Under Correction Department rules, inmates don't have to leave their cells for breakfast, and many simply choose to continue sleeping. But the rules state that those inmates' cell doors should be closed, specifically because of the danger of inmates entering a cell and assaulting fellow prisoners. That rule may have been bent, if not broken, here.
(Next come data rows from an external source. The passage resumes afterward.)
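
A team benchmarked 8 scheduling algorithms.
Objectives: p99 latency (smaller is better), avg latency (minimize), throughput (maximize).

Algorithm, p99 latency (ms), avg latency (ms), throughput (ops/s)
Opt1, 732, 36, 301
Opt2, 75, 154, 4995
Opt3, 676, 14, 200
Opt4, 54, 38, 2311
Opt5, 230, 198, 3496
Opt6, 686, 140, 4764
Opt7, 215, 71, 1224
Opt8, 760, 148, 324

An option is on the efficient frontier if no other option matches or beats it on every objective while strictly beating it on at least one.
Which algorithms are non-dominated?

Opt1: not dominated.
Opt2: not dominated (best throughput).
Opt3: not dominated (best avg latency).
Opt4: not dominated (best p99 latency).
Opt5: dominated by Opt2 (p99 latency 75≤230, avg latency 154≤198, throughput 4995≥3496).
Opt6: not dominated.
Opt7: dominated by Opt4 (p99 latency 54≤215, avg latency 38≤71, throughput 2311≥1224).
Opt8: dominated by Opt4 (p99 latency 54≤760, avg latency 38≤148, throughput 2311≥324).

Opt1, Opt2, Opt3, Opt4, Opt6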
"Hypothetically, there would be enough time for such an assault even if the officer was doing everything he was supposed to be doing," a department source says. "If the cells are left open, the officer is supervising the meal, and the inmate is gagged, it could happen."
Another possibility is that the intruder entered the woman's cell before the breakfast period, while she was sleeping. That would have meant that a guard would've had to open the cell door for an assault to occur.
And what about a motive? One source suggests that the woman was targeted in a power play by another inmate anxious to flex her muscles.
At any rate, authorities aren't confirming either scenario—or a third possibility: that the claim is false.
Correction Department spokesman Stephen Morello declined to comment on the investigation but said: "We do not tolerate any type of sexual abuse by anyone in the jails. For more than five years, we have engaged in a campaign to prevent it ."
The Bronx District Attorney's Office declined to comment.